Appellant himself admits that he was aware that his possession of the taxi was no longer with
Ciprianos consent as the latter was already demanding its return. Appellant assails the trial courts
conclusion that there was intent to gain with the mere taking of the taxi without the owners consent.
He maintains that his reason for failing to return the taxi was his inability to remit the boundary fee,
his earnings that day not having permitted it; and that there was no intent to gain since the taking of
the taxi was not permanent in character, he having returned it. Appellants position does not persuade.
Intent to gain or animus lucrandi is an internal act, presumed from the unlawful taking of the motor
vehicle. Actual gain is irrelevant as the important consideration is the intent to gain. The term gain is
not merely limited to pecuniary benefit but also includes the benefit which in any other sense may be
derived or expected from the act which is performed.Thus, the mere use of the thing which was taken
without the owners consent constitutes gain.

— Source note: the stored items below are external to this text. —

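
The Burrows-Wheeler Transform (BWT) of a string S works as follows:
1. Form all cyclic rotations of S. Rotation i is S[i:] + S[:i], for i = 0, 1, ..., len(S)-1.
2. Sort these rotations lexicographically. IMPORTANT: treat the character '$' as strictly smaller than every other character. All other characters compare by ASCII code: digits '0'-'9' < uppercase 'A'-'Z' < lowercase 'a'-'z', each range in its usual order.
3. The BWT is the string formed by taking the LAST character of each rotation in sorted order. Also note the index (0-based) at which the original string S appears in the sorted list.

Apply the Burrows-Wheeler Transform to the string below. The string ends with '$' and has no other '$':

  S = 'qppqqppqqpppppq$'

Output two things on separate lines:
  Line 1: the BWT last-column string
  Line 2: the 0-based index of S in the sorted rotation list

Answer: qqpppqqppppqq$pp
13

Derivation:
All 16 rotations (rotation i = S[i:]+S[:i]):
  rot[0] = qppqqppqqpppppq$
  rot[1] = ppqqppqqpppppq$q
  rot[2] = pqqppqqpppppq$qp
  rot[3] = qqppqqpppppq$qpp
  rot[4] = qppqqpppppq$qppq
  rot[5] = ppqqpppppq$qppqq
  rot[6] = pqqpppppq$qppqqp
  rot[7] = qqpppppq$qppqqpp
  rot[8] = qpppppq$qppqqppq
  rot[9] = pppppq$qppqqppqq
  rot[10] = ppppq$qppqqppqqp
  rot[11] = pppq$qppqqppqqpp
  rot[12] = ppq$qppqqppqqppp
  rot[13] = pq$qppqqppqqpppp
  rot[14] = q$qppqqppqqppppp
  rot[15] = $qppqqppqqpppppq
Sorted (with $ < everything):
  sorted[0] = $qppqqppqqpppppq  (last char: 'q')
  sorted[1] = pppppq$qppqqppqq  (last char: 'q')
  sorted[2] = ppppq$qppqqppqqp  (last char: 'p')
  sorted[3] = pppq$qppqqppqqpp  (last char: 'p')
  sorted[4] = ppq$qppqqppqqppp  (last char: 'p')
  sorted[5] = ppqqpppppq$qppqq  (last char: 'q')
  sorted[6] = ppqqppqqpppppq$q  (last char: 'q')
  sorted[7] = pq$qppqqppqqpppp  (last char: 'p')
  sorted[8] = pqqpppppq$qppqqp  (last char: 'p')
  sorted[9] = pqqppqqpppppq$qp  (last char: 'p')
  sorted[10] = q$qppqqppqqppppp  (last char: 'p')
  sorted[11] = qpppppq$qppqqppq  (last char: 'q')
  sorted[12] = qppqqpppppq$qppq  (last char: 'q')
  sorted[13] = qppqqppqqpppppq$  (last char: '$')
  sorted[14] = qqpppppq$qppqqpp  (last char: 'p')
  sorted[15] = qqppqqpppppq$qpp  (last char: 'p')
Last column: qqpppqqppppqq$pp
Original string S is at sorted index 13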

Also, the trial court did not believe appellants claim that he in fact returned the taxi on January 5,
1997. While appellant maintains that he signed on January 5, 1997 the record book, indicating that
he returned the taxi on the said date and paid Cipriano the amount of P4,500.00 as partial payment
for the boundary fee, appellant did not produce the documentary evidence alluded to, to substantiate
his claim. That such alleged record book is in the possession of Cipriano did not prevent him from
producing it as appellant has the right to have compulsory process issued to secure the production of
evidence on his behalf.

DISPOSITIVE:
WHEREFORE, the judgment of the Regional Trial Court of Quezon City, Branch 217, in Crim
Case No. Q-97-71956, finding appellant Luisito D. Bustinera guilty beyond reasonable doubt of
qualified theft, is REVERSED and SET ASIDE, and another judgment entered in its place, finding
him guilty beyond reasonable doubt of the crime of carnapping under Republic Act No. 6539, as
amended and sentencing him to an indeterminate penalty of Fourteen (14) Years and Eight (8)
Months, as minimum, to Seventeen (17) Years and Four (4) Months, as maximum.